Mark Morris above was in charge of the Ojai Festival this year, and its virtual repeat the following week on the UC Berkeley campus. The bulk of the programming consisted of obscure and neglected pieces by the West Coast triumverate Henry Cowell and his students John Cage and Lou Harrison. The two concerts I caught were strange and wonderful, and it was a kick looking down a row in Hertz Theater and seeing Morris glowing with pleasure while listening to some of his favorite music live.
Berkeley pianist Sarah Cahill holds a special place in the field of contemporary music because both composers and audiences trust her. Cahill has taste and intelligence and verve, making her a perfect guide into both the new and the undiscovered in music. When one of her concerts clicks, like her Old First Church recital in August featuring Henry Cowell and Ann Southam, you walk out with your brain buzzing, refreshed.
Every year the San Francisco Opera runs an intensive summer camp training program for young singers on the cusps of professional careers. This year's crop was not only one of the best in memory, but their two staged productions of Britten's The Rape of Lucretia and Mozart's The Marriage of Figaro were two of the best versions I have ever seen of those two operas. Conductor Xian Zhang above right in the Mozart pulled off a miraculous performance with no orchestra pit and probably very little rehearsal.
On the big stage of the San Francisco Opera, the September world premiere of Tobias Picker's opera taken from Stephen King's potboiler, Dolores Claiborne, gave every indication that it was headed for disaster, and instead was a surprising, considerable success on a number of levels. Filling in at the last minute for Dolora Zajick who bailed out of the difficult title role with three weeks to curtain, soprano Patricia Racette saved the day in one of the great operatic coups of all time. Honorable mentions to the San Francisco Opera Chorus in Mefistofole and Bryn Terfel, Meredith Arwady and the SF Opera Orchestra under Luisotti in Falstaff.
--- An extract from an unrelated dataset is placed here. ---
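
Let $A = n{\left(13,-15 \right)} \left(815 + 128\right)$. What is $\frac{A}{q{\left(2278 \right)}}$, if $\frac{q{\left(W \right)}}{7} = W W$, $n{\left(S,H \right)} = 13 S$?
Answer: $\frac{159367}{36324988} \approx 0.0043873$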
The SFJAZZ Center has been used by a handful of classical music organizations this year while the Herbst Theatre is retrofitted, including San Francisco Performances. In November, they presented The Pacifica Quartet with pianist Marc-Andre Hamelin performing the long, modernist, insanely difficult and thoroughly mind-blowing Quintet for Piano and Strings by Leo Ornstein from 1927. It helped to immunize me from all the public Christmas music soon to come.